- Died: 4 May 1295
- Occupation: chronicler

= Peter of Ickham =

English chronicler

Peter of Ickham (died on 4 May 1295) was an English chronicler.

==Biography==
Ickham is said to have derived his name from the village of Ickham, near Canterbury; Bale and Pits state that he spent much time at the University of Paris, in close literary intimacy with Philip, the chancellor of the university (i.e., apparently Philippe de Grève, chancellor from 1218 to 1237). The compilers of the 'Hist. Littér, de la France' say he was invited to France by Philip III.
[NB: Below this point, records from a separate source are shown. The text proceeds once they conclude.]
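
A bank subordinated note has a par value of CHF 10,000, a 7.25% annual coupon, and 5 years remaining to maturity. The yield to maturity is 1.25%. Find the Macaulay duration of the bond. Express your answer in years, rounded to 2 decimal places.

4.45 years

Periodic yield y = 0.0125. Discount each cash flow and weight by its year:
  t   CF        PV=CF/(1+0.0125)^t    t·PV
  1       725.00       716.0494       716.0494
  2       725.00       707.2093     1,414.4185
  3       725.00       698.4783     2,095.4349
  4       725.00       689.8551     2,759.4204
  5    10,725.00    10,079.1090    50,395.5449
  Σ                 12,890.7010    57,380.8681
Price P = Σ PV = 12,890.7010.
Macaulay duration = Σ(t·PV) / P = 57,380.8681 / 12,890.7010 = 4.45134 years.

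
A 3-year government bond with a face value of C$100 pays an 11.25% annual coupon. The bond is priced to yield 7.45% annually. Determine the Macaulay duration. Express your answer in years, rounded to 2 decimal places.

2.72 years

Periodic yield y = 0.0745. Discount each cash flow and weight by its year:
  t   CF        PV=CF/(1+0.0745)^t    t·PV
  1        11.25        10.4700        10.4700
  2        11.25         9.7441        19.4881
  3       111.25        89.6769       269.0308
  Σ                    109.8910       298.9889
Price P = Σ PV = 109.8910.
Macaulay duration = Σ(t·PV) / P = 298.9889 / 109.8910 = 2.72078 years.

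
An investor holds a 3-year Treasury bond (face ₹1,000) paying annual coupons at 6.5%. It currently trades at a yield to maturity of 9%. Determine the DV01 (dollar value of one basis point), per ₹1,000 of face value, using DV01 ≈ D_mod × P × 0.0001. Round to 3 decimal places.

₹0.242

Periodic yield y = 0.09.
  t   CF        PV=CF/(1+0.09)^t    t·PV
  1        65.00        59.6330        59.6330
  2        65.00        54.7092       109.4184
  3     1,065.00       822.3754     2,467.1262
  Σ                    936.7176     2,636.1776
P = 936.7176; D_Mac = 2.81427 yrs; D_mod = 2.58190 yrs.
DV01 ≈ 2.58190 × 936.7176 × 0.0001 = 0.241851.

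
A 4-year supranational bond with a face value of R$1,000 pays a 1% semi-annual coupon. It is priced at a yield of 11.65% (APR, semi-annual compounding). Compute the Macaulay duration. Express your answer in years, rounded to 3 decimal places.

3.911 years

Periodic yield y = 0.05825. Discount each cash flow and weight by its period:
  t   CF        PV=CF/(1+0.05825)^t    t·PV
  1         5.00         4.7248         4.7248
  2         5.00         4.4647         8.9294
  3         5.00         4.2190        12.6569
  4         5.00         3.9867        15.9469
  5         5.00         3.7673        18.8364
  6         5.00         3.5599        21.3595
  7         5.00         3.3640        23.5478
  8     1,005.00       638.9397     5,111.5173
  Σ                    667.0260     5,217.5190
Price P = Σ PV = 667.0260.
Macaulay duration = Σ(t·PV) / P = 5,217.5190 / 667.0260 = 7.82206 half-year periods.
In years: 7.82206 / 2 = 3.91103 years.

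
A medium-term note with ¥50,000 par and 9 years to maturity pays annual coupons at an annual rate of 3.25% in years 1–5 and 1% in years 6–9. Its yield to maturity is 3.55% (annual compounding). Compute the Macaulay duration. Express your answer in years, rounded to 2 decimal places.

7.97 years

Periodic yield y = 0.0355. Discount each cash flow and weight by its year:
  t   CF        PV=CF/(1+0.0355)^t    t·PV
  1     1,625.00     1,569.2902     1,569.2902
  2     1,625.00     1,515.4903     3,030.9806
  3     1,625.00     1,463.5348     4,390.6044
  4     1,625.00     1,413.3605     5,653.4420
  5     1,625.00     1,364.9063     6,824.5317
  6       500.00       405.5733     2,433.4400
  7       500.00       391.6691     2,741.6835
  8       500.00       378.2415     3,025.9320
  9    50,500.00    36,892.7007   332,034.3067
  Σ                 45,394.7668   361,704.2111
Price P = Σ PV = 45,394.7668.
Macaulay duration = Σ(t·PV) / P = 361,704.2111 / 45,394.7668 = 7.96797 years.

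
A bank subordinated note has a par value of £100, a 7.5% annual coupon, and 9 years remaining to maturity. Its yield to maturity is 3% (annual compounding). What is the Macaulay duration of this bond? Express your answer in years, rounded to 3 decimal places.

7.185 years

Periodic yield y = 0.03. Discount each cash flow and weight by its year:
  t   CF        PV=CF/(1+0.03)^t    t·PV
  1         7.50         7.2816         7.2816
  2         7.50         7.0695        14.1389
  3         7.50         6.8636        20.5907
  4         7.50         6.6637        26.6546
  5         7.50         6.4696        32.3478
  6         7.50         6.2811        37.6868
  7         7.50         6.0982        42.6873
  8         7.50         5.9206        47.3646
  9       107.50        82.3898       741.5082
  Σ                    135.0375       970.2605
Price P = Σ PV = 135.0375.
Macaulay duration = Σ(t·PV) / P = 970.2605 / 135.0375 = 7.18512 years.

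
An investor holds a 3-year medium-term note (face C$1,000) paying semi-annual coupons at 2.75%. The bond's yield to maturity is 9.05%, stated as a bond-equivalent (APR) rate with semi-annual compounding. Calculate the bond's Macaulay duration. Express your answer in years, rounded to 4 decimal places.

Periodic yield y = 0.04525. Discount each cash flow and weight by its period:
  t   CF        PV=CF/(1+0.04525)^t    t·PV
  1        13.75        13.1547        13.1547
  2        13.75        12.5853        25.1705
  3        13.75        12.0404        36.1213
  4        13.75        11.5192        46.0768
  5        13.75        11.0205        55.1026
  6     1,013.75       777.3378     4,664.0270
  Σ                    837.6580     4,839.6530
Price P = Σ PV = 837.6580.
Macaulay duration = Σ(t·PV) / P = 4,839.6530 / 837.6580 = 5.77760 half-year periods.
In years: 5.77760 / 2 = 2.88880 years.

2.8888 years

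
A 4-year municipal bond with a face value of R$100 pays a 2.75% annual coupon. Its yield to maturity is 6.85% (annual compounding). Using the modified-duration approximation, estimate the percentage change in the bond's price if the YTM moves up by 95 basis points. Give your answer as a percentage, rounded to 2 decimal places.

-3.40%

Periodic yield y = 0.0685. Modified duration first:
  t   CF        PV=CF/(1+0.0685)^t    t·PV
  1         2.75         2.5737         2.5737
  2         2.75         2.4087         4.8174
  3         2.75         2.2543         6.7629
  4       102.75        78.8286       315.3143
  Σ                     86.0653       329.4683
P = 86.0653; D_Mac = 3.82812 yrs; D_mod = 3.82812/(1+0.0685) = 3.58271 yrs.
ΔP/P ≈ -D_mod · Δy = -3.58271 × (+0.0095) = -0.034036 = -3.4036%.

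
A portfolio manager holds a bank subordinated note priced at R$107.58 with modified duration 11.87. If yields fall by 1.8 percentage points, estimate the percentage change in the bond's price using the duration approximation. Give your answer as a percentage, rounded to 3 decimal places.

+21.366%

Duration approximation: ΔP/P ≈ -D_mod · Δy = -11.87 × (-0.018) = +0.213660.
As a percentage: +21.3660%.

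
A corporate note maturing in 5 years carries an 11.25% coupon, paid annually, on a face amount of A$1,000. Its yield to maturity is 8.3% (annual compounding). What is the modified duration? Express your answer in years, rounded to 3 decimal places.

Periodic yield y = 0.083. First find Macaulay duration:
  t   CF        PV=CF/(1+0.083)^t    t·PV
  1       112.50       103.8781       103.8781
  2       112.50        95.9170       191.8340
  3       112.50        88.5660       265.6981
  4       112.50        81.7784       327.1137
  5     1,112.50       746.7199     3,733.5996
  Σ                  1,116.8595     4,622.1235
P = 1,116.8595; Macaulay duration = 4,622.1235 / 1,116.8595 = 4.13850 years.
Modified duration = D_Mac / (1 + y) = 4.13850 / 1.083 = 3.82133 years.

3.821 years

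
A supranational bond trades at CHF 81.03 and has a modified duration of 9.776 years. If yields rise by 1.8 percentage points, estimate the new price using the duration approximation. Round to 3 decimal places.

CHF 66.771

Duration approximation: ΔP/P ≈ -D_mod · Δy = -9.776 × (+0.018) = -0.175968.
New price ≈ 81.03 × (1 - 0.175968) = 66.77131296.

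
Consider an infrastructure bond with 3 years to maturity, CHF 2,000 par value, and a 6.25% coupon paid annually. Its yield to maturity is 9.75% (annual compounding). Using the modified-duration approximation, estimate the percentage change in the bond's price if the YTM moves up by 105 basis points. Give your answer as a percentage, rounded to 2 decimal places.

-2.70%

Periodic yield y = 0.0975. Modified duration first:
  t   CF        PV=CF/(1+0.0975)^t    t·PV
  1       125.00       113.8952       113.8952
  2       125.00       103.7770       207.5539
  3     2,125.00     1,607.4791     4,822.4374
  Σ                  1,825.1513     5,143.8866
P = 1,825.1513; D_Mac = 2.81833 yrs; D_mod = 2.81833/(1+0.0975) = 2.56796 yrs.
ΔP/P ≈ -D_mod · Δy = -2.56796 × (+0.0105) = -0.026964 = -2.6964%.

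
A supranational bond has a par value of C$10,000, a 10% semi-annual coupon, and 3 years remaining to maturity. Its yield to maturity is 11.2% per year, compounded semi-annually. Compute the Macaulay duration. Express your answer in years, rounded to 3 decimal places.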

On leaving Paris, he seems to have become a monk at Canterbury. Bale and Pits quote Leland's 'Collectanea' for the statement that he flourished in 1274, but the printed copies of Leland do not contain the passage; the name appears in a list of the monks of the priory of Canterbury under the year 1294. A Peter of Ickham, however, according to an obituary of the monks of Christ Church, Canterbury, by Thomas Cowston, died in 1289, but another manuscript in the same library (Wharton MS. iii. ap. Tanner) says he died in 1295.

Ickham is usually regarded, apparently on the authority of Dr. Caius, as the author of the meagre and somewhat confused chronicle entitled 'Chronicon de Regibus Angliæ successive regnantibus a tempore Bruti' (or 'Compilatio de Gestis Britonum et Anglorum'), extant (with continuations) in thirteen or fourteen manuscripts, terminating at various dates between 1272 and 1471; but the chronicle shows signs of having been written at Worcester rather than at Canterbury (Hardy, u.s.) Bale and Pits also ascribe to Ickham's Genealogies of the Kings of Britain and England, written in French during his stay in Paris. They probably refer to the two treatises 'Le livere de reis de Brittame' and 'Le livere de reis de Engleterre,' which were edited by Mr. Glover in 1865 for the Rolls Series. They contain, however, no distinct indication of their authorship.